From the Database of Home of the Underdogs

GAME DESIGNER:Bert Lewis

GAME DEVELOPER:Keypunch

GAME PUBLISHER:Keypunch

Copyright 1986, Bert Lewis

Survival in New York City is a marginally above-average interactive fiction title, included in Keypunch’s Swords and Sorcery package. Given Keypunch’s notoriety as the company that kept stealing other people’s games (mostly public domain works released via BBS’s), it is no surprise that designer credits are nowhere to be found in this game.

History of sleaziness in the computer gaming industry aside, Survival in New York City is not a bad game. Your goal at the beginning of the game is to escape from a New York City ghetto, then find adequate food and shelter as soon as possible. To survive, in other words.

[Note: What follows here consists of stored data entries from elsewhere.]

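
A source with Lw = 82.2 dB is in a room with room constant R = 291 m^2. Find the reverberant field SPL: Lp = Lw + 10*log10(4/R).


4/R = 4/291 = 0.0137457
Lp = 82.2 + 10*log10(0.0137457) = 63.582 dB


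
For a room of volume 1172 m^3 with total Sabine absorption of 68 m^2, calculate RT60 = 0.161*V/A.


RT60 = 0.161 * 1172 / 68 = 2.7749 s


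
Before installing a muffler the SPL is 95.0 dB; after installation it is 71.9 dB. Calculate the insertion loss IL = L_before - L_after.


Insertion loss = SPL without muffler - SPL with muffler
IL = 95.0 - 71.9 = 23.1 dB


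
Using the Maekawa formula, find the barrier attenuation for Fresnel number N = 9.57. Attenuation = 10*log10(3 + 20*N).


3 + 20*N = 3 + 20*9.57 = 194.4
Att = 10*log10(194.4) = 22.887 dB


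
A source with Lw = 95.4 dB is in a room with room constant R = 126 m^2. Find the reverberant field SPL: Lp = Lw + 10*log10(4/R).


4/R = 4/126 = 0.031746
Lp = 95.4 + 10*log10(0.031746) = 80.417 dB


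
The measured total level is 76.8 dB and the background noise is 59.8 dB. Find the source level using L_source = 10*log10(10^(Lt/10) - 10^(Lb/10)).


10^(76.8/10) = 4.7863e+07
10^(59.8/10) = 954993
Difference = 4.7863e+07 - 954993 = 4.6908e+07
L_source = 10*log10(4.6908e+07) = 76.712 dB


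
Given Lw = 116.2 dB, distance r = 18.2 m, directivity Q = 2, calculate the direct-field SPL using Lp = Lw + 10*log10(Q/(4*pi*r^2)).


4*pi*r^2 = 4*pi*18.2^2 = 4162.48 m^2
Q / (4*pi*r^2) = 2 / 4162.48 = 0.000480483
Lp = 116.2 + 10*log10(0.000480483) = 83.017 dB


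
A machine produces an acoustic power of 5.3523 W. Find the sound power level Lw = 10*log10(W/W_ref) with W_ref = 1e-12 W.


W / W_ref = 5.3523 / 1e-12 = 5.3523e+12
Lw = 10 * log10(5.3523e+12) = 127.29 dB


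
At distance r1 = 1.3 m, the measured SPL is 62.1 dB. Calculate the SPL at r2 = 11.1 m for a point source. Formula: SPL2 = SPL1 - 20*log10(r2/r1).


r2/r1 = 11.1/1.3 = 8.53846
Correction = 20*log10(8.53846) = 18.6276 dB
SPL2 = 62.1 - 18.6276 = 43.472 dB


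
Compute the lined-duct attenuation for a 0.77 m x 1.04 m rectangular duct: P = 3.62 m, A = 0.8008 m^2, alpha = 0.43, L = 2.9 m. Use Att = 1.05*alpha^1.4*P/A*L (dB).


alpha^1.4 = 0.43^1.4 = 0.3068
Attenuation rate = 1.05 * alpha^1.4 * P / A
= 1.05 * 0.3068 * 3.62 / 0.8008 = 1.45623 dB/m
Total Att = 1.45623 * 2.9 = 4.2231 dB


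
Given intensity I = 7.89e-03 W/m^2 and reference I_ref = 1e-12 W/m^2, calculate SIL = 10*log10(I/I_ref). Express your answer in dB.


I / I_ref = 7.89e-03 / 1e-12 = 7.89e+09
SIL = 10 * log10(7.89e+09) = 98.971 dB


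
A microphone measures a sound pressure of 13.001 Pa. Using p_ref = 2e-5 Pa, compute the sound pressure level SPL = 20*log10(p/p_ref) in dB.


p / p_ref = 13.001 / 2e-5 = 650050
SPL = 20 * log10(650050) = 116.26 dB


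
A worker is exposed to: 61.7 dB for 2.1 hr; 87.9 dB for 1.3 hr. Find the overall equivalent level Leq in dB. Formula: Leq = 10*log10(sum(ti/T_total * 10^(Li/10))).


T_total = 2.1 + 1.3 = 3.4 hr
(2.1/3.4) * 10^(61.7/10) = 913567
(1.3/3.4) * 10^(87.9/10) = 2.35757e+08
Sum = 913567 + 2.35757e+08 = 2.36671e+08
Leq = 10*log10(2.36671e+08) = 83.741 dB


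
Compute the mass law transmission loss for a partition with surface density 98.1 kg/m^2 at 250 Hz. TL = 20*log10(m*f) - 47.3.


m * f = 98.1 * 250 = 24525
20*log10(24525) = 87.7922 dB
TL = 87.7922 - 47.3 = 40.492 dB


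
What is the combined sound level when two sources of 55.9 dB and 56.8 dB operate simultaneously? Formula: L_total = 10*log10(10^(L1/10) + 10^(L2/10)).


10^(55.9/10) = 389045
10^(56.8/10) = 478630
Sum = 389045 + 478630 = 867675
L_total = 10*log10(867675) = 59.384 dB


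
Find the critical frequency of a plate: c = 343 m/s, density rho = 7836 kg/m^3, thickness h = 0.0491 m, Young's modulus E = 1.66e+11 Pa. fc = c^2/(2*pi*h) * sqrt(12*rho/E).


12*rho/E = 12*7836/1.66e+11 = 5.66458e-07
sqrt(12*rho/E) = sqrt(5.66458e-07) = 0.000752634
c^2/(2*pi*h) = 343^2/(2*pi*0.0491) = 381353
fc = 381353 * 0.000752634 = 287.02 Hz


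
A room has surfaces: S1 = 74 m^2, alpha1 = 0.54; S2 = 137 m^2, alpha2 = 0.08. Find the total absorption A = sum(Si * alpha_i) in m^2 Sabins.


74 * 0.54 = 39.96
137 * 0.08 = 10.96
A_total = 39.96 + 10.96 = 50.92 m^2


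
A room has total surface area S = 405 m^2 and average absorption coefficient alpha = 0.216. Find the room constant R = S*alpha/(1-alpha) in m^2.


R = 405 * 0.216 / (1 - 0.216) = 111.58 m^2


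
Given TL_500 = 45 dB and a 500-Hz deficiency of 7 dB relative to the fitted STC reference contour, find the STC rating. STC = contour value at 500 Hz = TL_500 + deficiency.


By ASTM E413, STC = value of the fitted reference contour at 500 Hz.
Contour value at 500 Hz = TL_500 + deficiency = 45 + 7 = 52
STC = 52


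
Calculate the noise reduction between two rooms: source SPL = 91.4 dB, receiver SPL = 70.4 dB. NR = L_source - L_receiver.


NR = L_source - L_receiver (difference between source and receiving room levels)
NR = 91.4 - 70.4 = 21 dB


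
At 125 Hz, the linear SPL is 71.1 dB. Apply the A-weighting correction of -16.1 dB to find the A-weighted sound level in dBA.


A-weighting table: 125 Hz -> -16.1 dB correction
SPL_A = SPL + correction = 71.1 + (-16.1) = 55 dBA


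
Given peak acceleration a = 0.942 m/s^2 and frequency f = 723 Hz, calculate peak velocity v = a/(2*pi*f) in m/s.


omega = 2*pi*f = 2*pi*723 = 4542.74 rad/s
v = a / omega = 0.942 / 4542.74 = 0.00020736 m/s


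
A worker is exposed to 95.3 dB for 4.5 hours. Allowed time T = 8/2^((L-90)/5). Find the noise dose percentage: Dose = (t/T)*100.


T_allowed = 8 / 2^((95.3 - 90)/5) = 3.83706 hr
Dose = 4.5 / 3.83706 * 100 = 117.28 %


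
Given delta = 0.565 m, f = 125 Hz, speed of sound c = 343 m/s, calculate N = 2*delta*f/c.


N = 2*delta*f/c = 2*delta/lambda, where lambda = c/f
lambda = 343 / 125 = 2.744 m
N = 2 * 0.565 / 2.744 = 0.41181


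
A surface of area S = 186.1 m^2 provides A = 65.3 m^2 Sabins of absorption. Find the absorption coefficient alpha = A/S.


Absorption coefficient = absorbed power / incident power
alpha = A / S = 65.3 / 186.1 = 0.35089


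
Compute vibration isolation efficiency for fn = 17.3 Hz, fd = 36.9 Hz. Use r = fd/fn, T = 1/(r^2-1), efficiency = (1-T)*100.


r = 36.9 / 17.3 = 2.13295
r^2 - 1 = 2.13295^2 - 1 = 3.54948
T = 1/3.54948 = 0.281731
Efficiency = (1 - 0.281731)*100 = 71.827 %


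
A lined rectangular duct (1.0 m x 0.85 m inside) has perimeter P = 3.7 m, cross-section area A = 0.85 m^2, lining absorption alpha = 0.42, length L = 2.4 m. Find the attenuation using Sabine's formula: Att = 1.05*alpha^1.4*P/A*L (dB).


alpha^1.4 = 0.42^1.4 = 0.296858
Attenuation rate = 1.05 * alpha^1.4 * P / A
= 1.05 * 0.296858 * 3.7 / 0.85 = 1.35682 dB/m
Total Att = 1.35682 * 2.4 = 3.2564 dB


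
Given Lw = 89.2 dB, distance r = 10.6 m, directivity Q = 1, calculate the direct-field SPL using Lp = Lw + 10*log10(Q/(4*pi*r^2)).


4*pi*r^2 = 4*pi*10.6^2 = 1411.96 m^2
Q / (4*pi*r^2) = 1 / 1411.96 = 0.000708235
Lp = 89.2 + 10*log10(0.000708235) = 57.702 dB


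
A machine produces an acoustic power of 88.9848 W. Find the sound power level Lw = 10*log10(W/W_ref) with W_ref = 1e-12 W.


W / W_ref = 88.9848 / 1e-12 = 8.89848e+13
Lw = 10 * log10(8.89848e+13) = 139.49 dB


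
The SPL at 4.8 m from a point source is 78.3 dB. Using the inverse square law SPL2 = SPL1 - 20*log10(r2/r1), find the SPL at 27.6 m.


r2/r1 = 27.6/4.8 = 5.75
Correction = 20*log10(5.75) = 15.1934 dB
SPL2 = 78.3 - 15.1934 = 63.107 dB


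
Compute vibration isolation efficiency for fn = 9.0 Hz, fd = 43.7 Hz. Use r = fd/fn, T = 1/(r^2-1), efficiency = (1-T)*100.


r = 43.7 / 9.0 = 4.85556
r^2 - 1 = 4.85556^2 - 1 = 22.5765
T = 1/22.5765 = 0.0442938
Efficiency = (1 - 0.0442938)*100 = 95.571 %


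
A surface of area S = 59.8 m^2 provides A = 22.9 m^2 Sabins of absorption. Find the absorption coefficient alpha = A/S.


Absorption coefficient = absorbed power / incident power
alpha = A / S = 22.9 / 59.8 = 0.38294


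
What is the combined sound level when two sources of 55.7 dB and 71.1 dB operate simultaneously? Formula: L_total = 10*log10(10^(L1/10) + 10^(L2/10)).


10^(55.7/10) = 371535
10^(71.1/10) = 1.28825e+07
Sum = 371535 + 1.28825e+07 = 1.3254e+07
L_total = 10*log10(1.3254e+07) = 71.223 dB


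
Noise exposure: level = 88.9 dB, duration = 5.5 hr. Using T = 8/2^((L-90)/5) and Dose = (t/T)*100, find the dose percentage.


T_allowed = 8 / 2^((88.9 - 90)/5) = 9.31787 hr
Dose = 5.5 / 9.31787 * 100 = 59.026 %


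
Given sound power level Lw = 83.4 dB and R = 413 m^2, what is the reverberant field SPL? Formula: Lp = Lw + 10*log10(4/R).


4/R = 4/413 = 0.00968523
Lp = 83.4 + 10*log10(0.00968523) = 63.261 dB


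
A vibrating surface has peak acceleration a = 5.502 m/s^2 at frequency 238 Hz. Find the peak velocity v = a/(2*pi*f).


omega = 2*pi*f = 2*pi*238 = 1495.4 rad/s
v = a / omega = 5.502 / 1495.4 = 0.0036793 m/s


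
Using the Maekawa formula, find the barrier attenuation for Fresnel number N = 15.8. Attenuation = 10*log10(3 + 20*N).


3 + 20*N = 3 + 20*15.8 = 319
Att = 10*log10(319) = 25.038 dB


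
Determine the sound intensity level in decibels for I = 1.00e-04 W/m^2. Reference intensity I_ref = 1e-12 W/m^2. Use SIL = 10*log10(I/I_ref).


I / I_ref = 1.00e-04 / 1e-12 = 1e+08
SIL = 10 * log10(1e+08) = 80 dB


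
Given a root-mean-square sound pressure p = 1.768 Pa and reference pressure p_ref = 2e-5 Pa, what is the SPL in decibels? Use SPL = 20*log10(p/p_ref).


p / p_ref = 1.768 / 2e-5 = 88400
SPL = 20 * log10(88400) = 98.929 dB


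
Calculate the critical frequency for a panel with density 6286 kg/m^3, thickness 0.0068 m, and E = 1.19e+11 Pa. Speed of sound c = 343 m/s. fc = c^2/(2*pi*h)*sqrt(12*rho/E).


12*rho/E = 12*6286/1.19e+11 = 6.33882e-07
sqrt(12*rho/E) = sqrt(6.33882e-07) = 0.000796167
c^2/(2*pi*h) = 343^2/(2*pi*0.0068) = 2.75359e+06
fc = 2.75359e+06 * 0.000796167 = 2192.3 Hz


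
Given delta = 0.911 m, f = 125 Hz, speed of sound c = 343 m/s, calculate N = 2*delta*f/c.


N = 2*delta*f/c = 2*delta/lambda, where lambda = c/f
lambda = 343 / 125 = 2.744 m
N = 2 * 0.911 / 2.744 = 0.66399


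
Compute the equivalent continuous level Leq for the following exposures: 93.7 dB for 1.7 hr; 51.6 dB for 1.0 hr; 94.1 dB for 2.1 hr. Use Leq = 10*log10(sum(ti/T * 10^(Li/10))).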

The writing is short, but to the point. It looks like a typical text adventure except for one strange and glaring omission of THE one word that 99.9% of all text adventures support: the command “LOOK.” That’s right – there is no way to look at, or examine anything in this game. What it tells you in the room description is all you get. On the upside, that means you won’t have to worry about hidden objects that can only be revealed through repeated examinations; in this game, most objects you can get or interact with are lying in plain view. One nice feature is the existence of multiple solutions to many puzzles. This gives the game a good non-linear feel, even if many of these choices belong simply in either the “violent” or “non violent” categories. Another nice touch is that you will see different endings depending on how you solve the puzzles.

Survival in New York City is definitely not one of the best interactive fiction works you will play, and the parser is nowhere near Infocom’s level of versatility. Regardless, it is a neat little game that features some concepts – multiple solutions and multiple endings – that are not so common in the heyday of text games. Well worth a look.